Hundreds of publicly traded companies will soon disclose their pay ratios for the first time under the Securities and Exchange Commission’s 2015 rule, required by the 2010 Dodd-Frank Act.
Business advocates pressed the SEC as it drafted the rule to include a way for companies to avert potential privacy violations when collecting information on non-U.S. workers.
The SEC responded to what it called “significant concerns” by placing a partial exemption in the final rule. But the extra legwork and added disclosure required has turned off most companies to its use.
“We don’t have one client who has used it,” Deborah Lifshey, a managing director at pay consultant Pearl Meyer, told Bloomberg Law. “And that’s because there are so many hoops to jump through to use that exemption that it’s virtually impossible.”
Of the 28 firms in the S&P 100 Index that disclosed their 2017 pay ratios as of March 20, none used the data privacy exemption, while 12 used a different exemption for excluding some foreign workers from their ratio calculations.
When computing their pay ratios, companies must analyze their employee compensation data and use it to determine their “median worker,” whose pay is then compared to that of the CEO.
The SEC allows firms to exclude from their median employee calculations workers in foreign jurisdictions, like the EU, where they might find themselves unable to collect pay data without violating privacy laws.
Companies with small, non-U.S. workforces might have a tough time ensuring the data they collect can’t be pegged to specific employees, the American Bar Association’s Federal Regulation of Securities Committee said in a March 2014 letter to the SEC.
Firms “wanted to make sure there would be a carve-out available so they weren’t caught between a rock and a hard place — either violate the pay ratio rule or violate foreign data privacy laws,” Tom Langle, a principal consultant with Mercer, said in an interview.
But the non-U.S. employee exception can only be used if a company makes “reasonable efforts” to obtain the information from the foreign venue without violating its data collection laws and finds it cannot do so.
These efforts “must include using or seeking an exemption or other relief under any governing data privacy laws or regulations,” the rule says.
In addition, companies must explain how complying with the pay ratio rule violates the foreign data privacy law.
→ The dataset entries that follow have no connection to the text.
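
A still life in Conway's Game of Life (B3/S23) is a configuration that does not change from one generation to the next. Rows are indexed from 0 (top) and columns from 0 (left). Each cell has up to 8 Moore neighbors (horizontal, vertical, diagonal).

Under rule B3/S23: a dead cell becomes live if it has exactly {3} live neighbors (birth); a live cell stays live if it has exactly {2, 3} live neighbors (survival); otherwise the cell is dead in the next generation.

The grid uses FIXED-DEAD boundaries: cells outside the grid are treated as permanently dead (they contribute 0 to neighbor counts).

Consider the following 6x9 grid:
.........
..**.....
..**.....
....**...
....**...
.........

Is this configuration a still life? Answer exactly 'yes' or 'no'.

Answer: no

Derivation:
Compute generation 1 and compare to generation 0 (given above):
Generation 1:
.........
..**.....
..*......
.....*...
....**...
.........
Cell (2,3) differs: gen0=1 vs gen1=0 -> NOT a still life.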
They also mustprovide their methods for seeking relief, and disclose the number of employees exempted.
Companies must obtain a legal opinion that “opines on the inability of the registrant” to gather the needed employee data without violating foreign laws.
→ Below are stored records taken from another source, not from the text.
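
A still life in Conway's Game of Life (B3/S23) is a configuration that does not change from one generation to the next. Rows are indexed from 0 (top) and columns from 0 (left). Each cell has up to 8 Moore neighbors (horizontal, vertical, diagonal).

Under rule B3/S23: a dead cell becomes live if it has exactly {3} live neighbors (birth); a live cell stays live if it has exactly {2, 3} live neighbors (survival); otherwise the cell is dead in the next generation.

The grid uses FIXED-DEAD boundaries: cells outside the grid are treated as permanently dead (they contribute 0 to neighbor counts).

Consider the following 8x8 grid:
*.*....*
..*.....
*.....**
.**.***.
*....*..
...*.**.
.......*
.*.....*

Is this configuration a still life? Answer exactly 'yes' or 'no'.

Compute generation 1 and compare to generation 0 (given above):
Generation 1:
.*......
......**
..**..**
**..*..*
.***....
....***.
.......*
........
Cell (0,0) differs: gen0=1 vs gen1=0 -> NOT a still life.

Answer: no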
If the company meets all those criteria, it can then omit all workers in that area, but it must name the jurisdiction and the specific law that’s causing the problem.
“It’s just too hard to get the exemption, so I don’t think you’ll see anyone using [it],” Lifshey said.
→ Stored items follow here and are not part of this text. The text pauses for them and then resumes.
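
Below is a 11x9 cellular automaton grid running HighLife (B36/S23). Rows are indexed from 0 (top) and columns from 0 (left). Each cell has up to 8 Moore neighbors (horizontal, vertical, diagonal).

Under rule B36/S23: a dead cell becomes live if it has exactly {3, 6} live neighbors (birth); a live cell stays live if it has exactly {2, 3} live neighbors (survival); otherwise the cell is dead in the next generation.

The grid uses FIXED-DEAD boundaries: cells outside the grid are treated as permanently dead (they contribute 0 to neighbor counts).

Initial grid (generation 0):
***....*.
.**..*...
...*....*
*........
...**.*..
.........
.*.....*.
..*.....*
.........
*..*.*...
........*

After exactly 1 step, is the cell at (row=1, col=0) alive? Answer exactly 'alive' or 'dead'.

Simulating step by step:
Generation 0 (given above): 21 live cells
Generation 1: 8 live cells
*.*......
*..*.....
.**......
...**....
.........
.........
.........
.........
.........
.........
.........

Cell (1,0) at generation 1: 1 -> alive

Answer: alive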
“It’s kind of funny because that’s one that a lot of us who wrote comment letters to the SEC, we all rallied for it,” she added. “So they gave us a data privacy rule, but it’s not really usable.”
“It pretty much has to be a bulletproof legal case that you have to make for using it, which is kind of above and beyond what’s required by any of the other disclosure items,” Langle said.
It may be easier than expected to gather non-U.S. workers’ pay data without violating privacy laws, he added.
Business groups cited privacy laws in the European Union as potential hang-ups for U.S. companies, for example. The EU’s data collection policy is designed to prevent the transfer of personally identifiable information such as names or tax ID numbers.
But calculating a median worker’s pay generally doesn’t require personally identifiable data. A company “can give a list of pay information or anonymous records, and that can pretty much be designed and tailored not to violate foreign privacy laws,” Langle said.
A recent Mercer survey of 144 companies found that about 5 percent of those with non-U.S. workers said they were likely to pursue the data privacy exception.
Langle predicted that some companies in that 5 percent group might choose not to use the exemption because they realize how arduous it is and find a workaround. “I definitely expect it to be under 5 percent,” he said.